Tax Law Updates | New Statutes, Regulations, and Rulings

November 24, 2008

IRS Rules Parent Company's Separation of Two Businesses Is Tax Free

Private Letter Ruling 200843004
LTR 200843004, Doc 2008-22657, 7/15/2008

IRS Rules Parent Company's Separation of Two Businesses Is Tax Free

In Private Letter Ruling (“PLR”) 200843004, the Internal Revenue Service (“IRS”) determined that a publicly traded parent corporation may restructure its holdings to spin off one of its businesses in a series of tax-free transactions under sections 368(a)(1)(D) and 355 of the Internal Revenue Code (“IRC”). The IRS issued this non-precedential ruling on July 15, 2008.  The background of this PLR stated as follows.

As indicated in this PLR, Parent is the common parent of an affiliated group of corporations that file a consolidated Federal income tax return. Parent owns all of the stock of Corp 1 and Corp 2. Corp 1 owns the sole membership interest in LLC 1, a disregarded entity. Corp 1 (through LLC 1) and Corp 2 each own d% of LLC 2, an entity treated as a partnership for Federal income tax purposes. Corp 2 owns the sole membership interest in LLC 3, a disregarded entity. Corp 1 (through LLC 1) owns c%, and Corp 3 owns f%, of LLC 4, an entity treated as a partnership for Federal income tax purposes. Corp 3 is unrelated to Parent.

Distributing is a corporation engaged in Business X and Business Y. Distributing has outstanding three classes of common stock, Class A, Class B and Class C, of which only Class A is voting. Corp 1 (through LLC 1) owns all of the Class A stock and Corp 2 owns all of the Class B stock. LLC 2 owns b%, Corp 2 (through LLC 3) owns e%, and LLC 4 owns a%, of the Class C stock.

Controlled is a corporation created to effectuate the described transaction. Prior to the transaction described below, the authorized capital stock of Controlled will consist of the same number and classes of stock as Distributing.

The IRS found that Business X and Business Y each have had gross receipts and operating expenses representing the active conduct of a trade or business for each of the past five years.

Distributing desires to separate Business X and Business Y. The separation is proposed to be accomplished by the following steps:

(i) Distributing will transfer the assets comprising Business Y (including cash and cash equivalents for working capital) to Controlled in exchange for all of the Controlled stock and the assumption by Controlled of the liabilities associated with the transferred assets (“Contribution”). Controlled will not transfer any cash or any other property to Distributing as part of the Contribution.

(ii) Distributing will distribute all of the Controlled stock pro rata to the Distributing shareholders, with each shareholder receiving the same number of shares of a class of the stock in Controlled as such shareholder owns of the corresponding class of the stock in Distributing (“Distribution”).

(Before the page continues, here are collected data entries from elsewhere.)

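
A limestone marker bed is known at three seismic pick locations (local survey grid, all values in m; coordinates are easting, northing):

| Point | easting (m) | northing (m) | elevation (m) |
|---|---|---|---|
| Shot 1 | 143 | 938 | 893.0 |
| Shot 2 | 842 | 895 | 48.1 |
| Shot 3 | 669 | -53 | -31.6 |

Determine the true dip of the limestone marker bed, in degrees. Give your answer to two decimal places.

Two edge vectors: Shot 1→Shot 2 = (699, -43, -844.9), Shot 1→Shot 3 = (526, -991, -924.6).
Normal n = (Shot 1→Shot 2) × (Shot 1→Shot 3) = (-797538.1, 201878, -670091).
So ∂z/∂easting = −n_x/n_z = −1.19019 and ∂z/∂northing = −n_y/n_z = 0.30127.
Gradient magnitude |∇z| = √(a² + b²) = √(1.41656 + 0.09076) = 1.22773.
True dip = arctan(1.22773) = 50.84°, dipping toward ESE (azimuth ≈ 104°).

50.84°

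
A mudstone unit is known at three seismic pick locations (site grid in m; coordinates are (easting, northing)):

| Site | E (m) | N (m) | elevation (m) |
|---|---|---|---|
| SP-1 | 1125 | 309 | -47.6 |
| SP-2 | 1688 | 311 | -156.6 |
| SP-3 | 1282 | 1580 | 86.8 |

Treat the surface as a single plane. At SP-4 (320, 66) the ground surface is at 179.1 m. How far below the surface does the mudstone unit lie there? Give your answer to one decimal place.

102.0 m

Two edge vectors: SP-1→SP-2 = (563, 2, -109), SP-1→SP-3 = (157, 1271, 134.4).
Normal n = (SP-1→SP-2) × (SP-1→SP-3) = (138807.8, -92780.2, 715259).
So ∂z/∂E = −n_x/n_z = −0.194066 and ∂z/∂N = −n_y/n_z = 0.129716.
Intercept c from SP-1: -47.6 + 218.32 − 40.08 = 130.64.
At (320, 66): z_contact = −62.10 + 8.56 + 130.64 = 77.10 m.
Depth below ground = 179.1 − 77.10 = 102.0 m.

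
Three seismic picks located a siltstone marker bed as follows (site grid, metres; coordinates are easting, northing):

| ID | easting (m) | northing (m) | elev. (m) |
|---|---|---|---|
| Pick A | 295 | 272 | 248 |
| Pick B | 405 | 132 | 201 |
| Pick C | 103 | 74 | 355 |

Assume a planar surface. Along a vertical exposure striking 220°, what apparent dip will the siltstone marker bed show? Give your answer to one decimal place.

Let the plane be z = a·easting + b·northing + c.
Pick B−Pick A: 110a − 140b = −47;  Pick C−Pick A: −192a − 198b = 107.
Solving gives a = −0.49910, b = −0.05643.
Unit vector along 220° is (sin 220°, cos 220°) = (-0.6428, -0.7660).
Slope in that direction = a·(-0.6428) + b·(-0.7660) = 0.36404.
Apparent dip = arctan|0.36404| = 20.0° (true dip is 26.7°, so apparent ≤ true as expected).

20.0°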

Based on the foregoing representations of the taxpayer’s representative, the IRS made the following determination:

1. The Contribution, followed by the Distribution, will constitute a reorganization under § 368(a)(1)(D). Distributing and Controlled will each be “a party to a reorganization” within the meaning of § 368(b).

2. Distributing will not recognize any gain or loss on the Contribution (§§ 357(a) and 361(a), (b)).

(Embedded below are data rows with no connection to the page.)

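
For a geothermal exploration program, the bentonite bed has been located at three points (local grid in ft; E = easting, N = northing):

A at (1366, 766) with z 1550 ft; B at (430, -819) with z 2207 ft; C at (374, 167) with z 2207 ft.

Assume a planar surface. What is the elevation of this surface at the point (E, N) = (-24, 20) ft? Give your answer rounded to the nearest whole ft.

Let the plane be z = a·E + b·N + c.
B−A: −936a − 1585b = 657;  C−A: −992a − 599b = 657.
Solving gives a = −0.64034, b = −0.03637.
Then c = 1550 − a·1366 − b·766 = 2452.56.
At (-24, 20): z = 15.4 − 0.7 + 2452.56 = 2467.2 ft.

2467 ft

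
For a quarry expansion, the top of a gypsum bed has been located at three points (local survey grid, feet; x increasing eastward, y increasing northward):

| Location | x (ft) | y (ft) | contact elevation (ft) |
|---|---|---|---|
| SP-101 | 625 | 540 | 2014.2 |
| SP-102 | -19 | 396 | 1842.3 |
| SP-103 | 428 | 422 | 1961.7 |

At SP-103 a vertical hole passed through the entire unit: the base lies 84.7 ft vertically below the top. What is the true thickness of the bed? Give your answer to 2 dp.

81.83 ft

Two edge vectors: SP-101→SP-102 = (-644, -144, -171.9), SP-101→SP-103 = (-197, -118, -52.5).
Normal n = (SP-101→SP-102) × (SP-101→SP-103) = (-12724.2, 54.3, 47624).
So ∂z/∂x = −n_x/n_z = 0.26718 and ∂z/∂y = −n_y/n_z = −0.00114.
|∇z| = √(a²+b²) = 0.26718, so dip δ = arctan(0.26718) = 14.96°.
True thickness = vertical thickness × cos δ = 84.7 × cos 14.96° = 81.83 ft.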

3. Controlled will not recognize any gain or loss on the Contribution (§ 1032(a)).

4. Controlled’s basis in each asset received from Distributing in the Contribution will equal the basis of that asset in the hands of Distributing immediately before the Contribution (§ 362(b)).

5. Controlled’s holding period in each asset received from Distributing in the Contribution will include the period during which Distributing held that asset (§ 1223(2)).

6. Earnings and profits, if any, will be allocated between Distributing and Controlled in accordance with § 312(h) and §§ 1.312-10(a) and 1.1502-33.

7. Distributing will not recognize any gain or loss on the Distribution (§ 361(c)).

8. The shareholders of Distributing will not recognize any gain or loss (and will not otherwise include any amount in income) on the Distribution (§ 355(a)).

9. The aggregate tax basis of the Controlled stock and the Distributing stock in the hands of a shareholder of Distributing will be the same as the aggregate tax basis of the Distributing stock held by that shareholder immediately before the Distribution, allocated in the manner described in § 1.358-2 (§ 358(a)(1), (b) and (c) and § 1.358-1(a)).

10. A Distributing shareholder’s holding period in the Controlled stock received will include that shareholder’s holding period for the Distributing stock with respect to which the Distribution is made, provided that the Distributing stock is held as a capital asset on the date of the Distribution (§ 1223(1)).